Steven Emslie and William Patterson studied the chemistry of the eggshells of Adelie penguins. They used pieces of the shells from Ross Island in the Ross Sea. Explorers collected the eggs there in the nineteen hundreds. The cold Antarctic climate kept them in good condition.
The most recent eggs in the study were one hundred years old. The oldest were thirty eight thousand years old. The researchers compared the chemistry of the shells with the chemistry of fish and small sea organisms like krill.
One finding was surprising. Climate change about ten thousand years ago did not make major changes in what the animals ate, the researchers say. But they found that the chemistry of the eggshells became very different during the past two centuries. The chemistry changed from heavier to lighter isotopes of carbon and nitrogen. Isotopes are a form of chemical element.
The researchers believe that people were important in this change. They say the populations of krill in the southern seas increased after hunters killed almost all the Antarctic fur seals in the nineteenth century.
In the twentieth century, hunting of whales greatly decreased the whale population. Whales and seals eat large amounts of krill. So the reduction of those animals increased the krill population. The researchers believe the penguins started eating more krill because it was easily available to them. It was also easier for the birds to gather krill than catch fish.
Today, the population of krill also is threatened by an increased number of krill fisheries. The researchers say climate warming caused by humans also is reducing the sea organisms. They say this means the choice of foods for Adelie penguins has gotten smaller.
Mister Emslie works at the University of North Carolina in Wilmington, North Carolina. Mister Patterson is at the University of Saskatchewan in Saskatoon.
The retina is the sensory tissue in the back part of the eye. It gathers light and captures images from the lens, much like film in a camera. The retina processes these images into signals that travel through the optic nerve to the brain.
Diseases of the retina can cause vision loss over time.

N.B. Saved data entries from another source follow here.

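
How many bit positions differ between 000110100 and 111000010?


XOR: 111110110
Count of 1s: 7

7


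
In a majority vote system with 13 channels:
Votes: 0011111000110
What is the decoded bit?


Ones: 7 out of 13
Threshold: 7

1 (7/13 voted 1)


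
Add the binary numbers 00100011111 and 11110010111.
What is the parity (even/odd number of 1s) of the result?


00100011111 = 287
11110010111 = 1943
Sum = 2230 = 100010110110
1s count = 6

even parity (6 ones in 100010110110)


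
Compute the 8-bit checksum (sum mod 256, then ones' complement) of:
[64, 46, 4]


Sum = 114 mod 256 = 114
Complement = 141

141


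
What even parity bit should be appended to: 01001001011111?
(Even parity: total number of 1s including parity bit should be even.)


Number of 1s in data: 8
Parity bit: 0

0


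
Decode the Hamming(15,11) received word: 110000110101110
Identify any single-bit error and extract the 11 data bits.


Syndrome = 9: error at position 9

Data: 00011101110 (corrected bit 9)


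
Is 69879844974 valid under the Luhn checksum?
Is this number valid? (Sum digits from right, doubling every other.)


Luhn sum = 74
74 mod 10 = 4

Invalid (Luhn sum mod 10 = 4)


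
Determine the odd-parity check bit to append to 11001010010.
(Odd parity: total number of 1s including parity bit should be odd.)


Number of 1s in data: 5
Parity bit: 0

0


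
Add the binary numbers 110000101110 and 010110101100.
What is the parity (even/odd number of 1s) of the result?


110000101110 = 3118
010110101100 = 1452
Sum = 4570 = 1000111011010
1s count = 7

odd parity (7 ones in 1000111011010)


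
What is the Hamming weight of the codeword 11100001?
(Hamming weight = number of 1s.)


Counting 1s in 11100001

4


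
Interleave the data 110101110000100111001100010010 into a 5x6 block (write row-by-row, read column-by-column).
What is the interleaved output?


Matrix:
  110101
  110000
  100111
  001100
  010010
Read columns: 111001100100010101100010110100

111001100100010101100010110100


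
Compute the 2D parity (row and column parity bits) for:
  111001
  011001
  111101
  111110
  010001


Row parities: 01110
Column parities: 110010

Row P: 01110, Col P: 110010, Corner: 1


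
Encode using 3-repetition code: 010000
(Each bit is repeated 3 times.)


Each bit -> 3 copies

000111000000000000


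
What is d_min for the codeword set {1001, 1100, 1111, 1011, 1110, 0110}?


Comparing all pairs, minimum distance: 1
Can detect 0 errors, correct 0 errors

1


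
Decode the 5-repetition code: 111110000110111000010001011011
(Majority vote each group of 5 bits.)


Groups: 11111, 00001, 10111, 00001, 00010, 11011
Majority votes: 101001

101001


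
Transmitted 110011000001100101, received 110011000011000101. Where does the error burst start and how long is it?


XOR: 000000000010100000

Burst at position 10, length 3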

A thirty-year-old listener in Vietnam says he cannot see well and doctors have told him he has retinal degeneration. This is the loss or destruction of the sensory tissue of the retina. Trinh Phuong Bac says he first developed problems in his right eye when he was a child. He would like to know more about this disease.

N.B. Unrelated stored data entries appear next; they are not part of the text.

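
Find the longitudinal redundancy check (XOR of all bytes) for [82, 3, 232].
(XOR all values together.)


XOR chain: 82 ^ 3 ^ 232 = 185

185


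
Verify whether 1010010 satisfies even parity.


Number of 1s: 3

No, parity error (3 ones)


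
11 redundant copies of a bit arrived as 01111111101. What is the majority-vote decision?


Ones: 9 out of 11
Threshold: 6

1 (9/11 voted 1)


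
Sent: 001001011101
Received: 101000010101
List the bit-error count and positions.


XOR: 100001001000

3 error(s) at position(s): 0, 5, 8


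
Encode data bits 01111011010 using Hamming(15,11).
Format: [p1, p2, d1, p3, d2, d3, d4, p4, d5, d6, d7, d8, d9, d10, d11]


Parity bits: p1=0, p2=0, p3=1, p4=0

000111101011010


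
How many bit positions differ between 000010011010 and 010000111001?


XOR: 010010100011
Count of 1s: 5

5


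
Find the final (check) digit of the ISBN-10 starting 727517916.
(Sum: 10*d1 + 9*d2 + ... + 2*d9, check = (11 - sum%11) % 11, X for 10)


Weighted sum: 271
271 mod 11 = 7

Check digit: 4


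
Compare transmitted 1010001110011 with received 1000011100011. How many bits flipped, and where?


XOR: 0010010010000

3 error(s) at position(s): 2, 5, 8


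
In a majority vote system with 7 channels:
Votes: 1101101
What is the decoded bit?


Ones: 5 out of 7
Threshold: 4

1 (5/7 voted 1)


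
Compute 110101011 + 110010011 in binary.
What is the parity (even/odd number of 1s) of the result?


110101011 = 427
110010011 = 403
Sum = 830 = 1100111110
1s count = 7

odd parity (7 ones in 1100111110)


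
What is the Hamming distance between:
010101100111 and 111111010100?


XOR: 101010110011
Count of 1s: 7

7


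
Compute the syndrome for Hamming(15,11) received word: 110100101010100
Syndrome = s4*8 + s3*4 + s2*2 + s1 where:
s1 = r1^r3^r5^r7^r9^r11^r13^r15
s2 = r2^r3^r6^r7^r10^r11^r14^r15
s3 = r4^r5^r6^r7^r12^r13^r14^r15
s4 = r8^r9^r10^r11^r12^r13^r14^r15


s1=1, s2=1, s3=1, s4=1

Syndrome = 15 (error at position 15)


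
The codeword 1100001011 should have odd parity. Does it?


Number of 1s: 5

Yes, parity is correct (5 ones)


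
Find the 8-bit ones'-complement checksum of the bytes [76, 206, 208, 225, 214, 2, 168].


Sum = 1099 mod 256 = 75
Complement = 180

180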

Emily Chew is a deputy division director at America's National Eye Institute. She says it is true what doctors have told our listener: there is no cure for retinal degeneration.

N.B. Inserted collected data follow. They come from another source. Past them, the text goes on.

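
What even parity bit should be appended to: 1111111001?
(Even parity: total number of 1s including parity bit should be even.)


Number of 1s in data: 8
Parity bit: 0

0


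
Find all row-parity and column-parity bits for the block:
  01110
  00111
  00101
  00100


Row parities: 1101
Column parities: 01000

Row P: 1101, Col P: 01000, Corner: 1


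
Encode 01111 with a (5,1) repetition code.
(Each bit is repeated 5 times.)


Each bit -> 5 copies

0000011111111111111111111


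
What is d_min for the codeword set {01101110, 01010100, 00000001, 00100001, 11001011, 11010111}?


Comparing all pairs, minimum distance: 1
Can detect 0 errors, correct 0 errors

1


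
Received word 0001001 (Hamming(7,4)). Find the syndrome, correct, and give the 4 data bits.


Syndrome = 3: error at position 3

Data: 1001 (corrected bit 3)


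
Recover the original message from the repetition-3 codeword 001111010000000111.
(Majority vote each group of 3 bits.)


Groups: 001, 111, 010, 000, 000, 111
Majority votes: 010001

010001


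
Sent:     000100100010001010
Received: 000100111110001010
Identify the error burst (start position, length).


XOR: 000000011100000000

Burst at position 7, length 3


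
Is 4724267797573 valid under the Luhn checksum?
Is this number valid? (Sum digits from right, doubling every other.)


Luhn sum = 63
63 mod 10 = 3

Invalid (Luhn sum mod 10 = 3)


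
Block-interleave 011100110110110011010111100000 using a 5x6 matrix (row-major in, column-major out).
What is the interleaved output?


Matrix:
  011100
  110110
  110011
  010111
  100000
Read columns: 011011111010000110100111000110

011011111010000110100111000110


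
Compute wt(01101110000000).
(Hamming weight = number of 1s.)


Counting 1s in 01101110000000

5


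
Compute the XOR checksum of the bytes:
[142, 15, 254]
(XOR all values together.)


XOR chain: 142 ^ 15 ^ 254 = 127

127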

She says most cases are considered genetic. Scientists have been attempting to develop gene treatments for it. In recent years, there have been some reports of possible progress. But Doctor Chew says these studies of experimental gene therapies have only involved animals.
Recently, the National Eye Institute reported the findings of a study of diet and a disease called retinopathy. It says the omega-three fatty acids EPA and DHA, both found in fish, protected mice against the development and progression of retinopathy. The study showed that decreasing omega-six fatty acids in the diet also helped. The study was published recently in Nature Medicine.
The findings could be useful to research into retinopathy in humans, including a common cause of vision loss in diabetics. A separate form can lead to permanent blindness in babies born too early.
However, Doctor Chew says this study may have no connection to treating retinal degeneration. She also says there is disagreement about whether taking high levels of vitamin A could reduce the severity of the disease. She says one study suggested that vitamin A helped some people with retinitis pigmentosa. But she notes that other investigators have disputed these findings.
Retinitis pigmentosa, or R.P, is a form of retinal degeneration. R.P. is the name for a group of diseases that can be found as early as when a person is a teenager. People with R.P. have genes that give incorrect orders to cells that receive light. As a result, the retina can begin to self-destruct.